Robert H. Bork (1 of 1) 5 blogs
"The life of the law has not been logic. It has been experience. "--Oliver Wendell Holmes, Jr.
We have had judges and case law (also called common law) continuously since Roman times, longer than any government has survived. By contrast, "statutory "law usually responds more suddenly to the changing natures of rulers, often seeing military law or anything resembling it, as a temporary expedient for the survival of the state. The two forms of law are frequently suspicious of each other, so if both forms of law coexist, they often link through a Constitution defining their boundaries.
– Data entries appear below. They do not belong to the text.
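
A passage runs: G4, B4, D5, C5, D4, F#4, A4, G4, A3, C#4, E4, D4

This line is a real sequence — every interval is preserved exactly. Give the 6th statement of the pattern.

F#2 A#2 C#3 B2

Taking 4-note groups, the heads are G4, D4, A3: the pattern moves down a 4th.
Carrying on: E3 → B2 → F#2.
So cell 6 is F#2 A#2 C#3 B2.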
Common law usually evolves slowly and coherently, whereas statutory law has less patience with traditions, and becomes based on some variant of force imposed by unrelated kings, emperors, tribunes or legislatures, often resisted by local citizens through compromise or rebellion. Much depends on whether or not there are long periods of stability between episodes of war. English common law traces back to the Norman Conquest of 1066, gaining its present form after notable negotiations with King Arthur, Charlemagne, and Francis Bacon, among many others. It seeks "fundamental" truths, eventually founded on the customs of the people defined in that same Constitution. The first written Constitution of any nation was the American one, And it was the only one to last two hundred years, even though several hundred Constitutions have been tried by numerous other attempted democracies. Generally speaking, constitutions define the boundaries of statutory law but also contain a Bill of Rights. The latter is politely worded to define limits to how a simple majority may learn the will of the public, or beyond which statutory authorities may not go without special forms of extra permission. The heart of American common law lies in the first ten amendments to the Constitution, written by James Madison, and called the Bill of Rights. It might well be stated that it protects minorities from majorities, avoiding armed rebellion, but even hinting at that recourse in the Second Amendment. Madison was chairman of the designated committee of the first Congress, extracting ten of the hundred proposals the committee received from fellow members. This degree of mistrust was certainly a clear sign of coming dissatisfaction with any form of government whatever, by a people who mostly hoped to be left alone.